LLR: You observe in one of your poems “peafowl calls in the air, hatchlings / in the sycamore— / there is no cloning them: / these new days just keep coming, one at a time.” What is your writing process like, where do these lines come from? 

SM: From periods of disciplined observation. From my balcony I can see a great variety of trees and birds, the bridle trails running through the town, and all the way out to Mt. Baldy and the San Gabriel range. Each day I would go out there I’d find something new to see or hear, feel or smell, or I would bring a new mood to the occasion. If I was in need of a boost I could always call on my favorite writers as well: Adrienne Rich, Joy Harjo, Pablo Neruda, Wendell Berry among them. Poetry is like a philosophy of being in and observing the world — once you have your senses attuned, the link from mind to hand to pen to paper is almost seamless. 

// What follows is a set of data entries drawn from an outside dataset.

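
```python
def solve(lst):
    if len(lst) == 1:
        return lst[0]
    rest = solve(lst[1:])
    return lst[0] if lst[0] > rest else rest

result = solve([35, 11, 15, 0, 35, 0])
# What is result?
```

Recursive max over [35, 11, 15, 0, 35, 0] = 35

Answer: 35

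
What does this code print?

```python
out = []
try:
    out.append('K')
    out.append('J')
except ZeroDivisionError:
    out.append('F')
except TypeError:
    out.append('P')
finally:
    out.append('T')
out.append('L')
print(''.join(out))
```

Execution trace: 'K' (try body) → 'J' (try body, no exception) → 'T' (finally) → 'L' (after the try/except). Output: KJTL

Answer: KJTL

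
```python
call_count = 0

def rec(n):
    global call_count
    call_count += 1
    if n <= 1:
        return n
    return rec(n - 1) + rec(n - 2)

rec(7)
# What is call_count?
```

Calls(n) = 1 + Calls(n-1) + Calls(n-2); Calls(0)=Calls(1)=1. For n=7 this gives 41.

Answer: 41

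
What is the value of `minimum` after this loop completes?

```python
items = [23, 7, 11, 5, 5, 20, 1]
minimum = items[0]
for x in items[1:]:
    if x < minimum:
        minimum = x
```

Minimum of [23, 7, 11, 5, 5, 20, 1]
`minimum` takes the values: 23 → 7 → 5 → 1

Answer: 1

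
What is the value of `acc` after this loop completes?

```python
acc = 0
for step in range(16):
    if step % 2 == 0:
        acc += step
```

Sum of even numbers 0 to 15
`acc` takes the values: 0 → 2 → 6 → 12 → 20 → 30 → 42 → 56

Answer: 56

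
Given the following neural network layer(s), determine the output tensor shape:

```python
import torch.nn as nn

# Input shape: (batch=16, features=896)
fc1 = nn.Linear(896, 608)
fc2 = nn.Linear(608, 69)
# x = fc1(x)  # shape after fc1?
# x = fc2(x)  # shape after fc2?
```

Input: (16, 896) -> after fc1: (16, 608) -> Output: (16, 69)

Answer: (16, 69)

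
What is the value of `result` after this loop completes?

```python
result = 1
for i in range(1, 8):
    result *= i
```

7! = 5040
`result` takes the values: 1 → 2 → 6 → 24 → 120 → 720 → 5040

Answer: 5040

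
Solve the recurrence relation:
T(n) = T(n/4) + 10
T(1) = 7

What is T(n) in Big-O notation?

Each step divides n by 4 and adds 10. After log_4(n) steps we reach T(1)=7. So T(n) = 10·log_4(n) + 7 = O(log n).

Answer: O(log n)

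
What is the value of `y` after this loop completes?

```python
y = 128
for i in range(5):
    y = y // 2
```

Halve 5 times: 128 // 2^5 = 4
`y` takes the values: 128 → 64 → 32 → 16 → 8 → 4

Answer: 4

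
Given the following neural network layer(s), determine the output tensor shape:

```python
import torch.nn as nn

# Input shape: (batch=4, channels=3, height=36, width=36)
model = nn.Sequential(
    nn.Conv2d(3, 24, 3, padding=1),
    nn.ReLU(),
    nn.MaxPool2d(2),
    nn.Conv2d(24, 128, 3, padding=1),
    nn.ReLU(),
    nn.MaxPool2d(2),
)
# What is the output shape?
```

Input: (4, 3, 36, 36) -> after first Conv2d: (4, 24, 36, 36) -> after first MaxPool2d: (4, 24, 18, 18) -> after second Conv2d: (4, 128, 18, 18) -> Output: (4, 128, 9, 9)

Answer: (4, 128, 9, 9)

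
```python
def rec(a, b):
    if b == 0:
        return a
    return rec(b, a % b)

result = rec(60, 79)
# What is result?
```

rec(60, 79) -> rec(79, 60) -> rec(60, 19) -> rec(19, 3) -> rec(3, 1) -> rec(1, 0) -> 1

Answer: 1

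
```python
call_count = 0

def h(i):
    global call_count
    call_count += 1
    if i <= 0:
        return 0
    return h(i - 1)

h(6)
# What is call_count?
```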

LLR: And what is next for you as a writer and educator? 

SM: Well, I leave five great years here at Chadwick School in Palos Verdes to begin a family. My wife is due in September, and we will be moving to Arizona to live with her parents and rear the little one. The writing will continue. My wife likes “Everything Smells Like Pee” for the title of my next collection. But it was important for me to punctuate this chapter in Palos Verdes with a collection devoted to my time in it and the way it has brought life into me. 

LLR: Thank you so much for your time, Sean!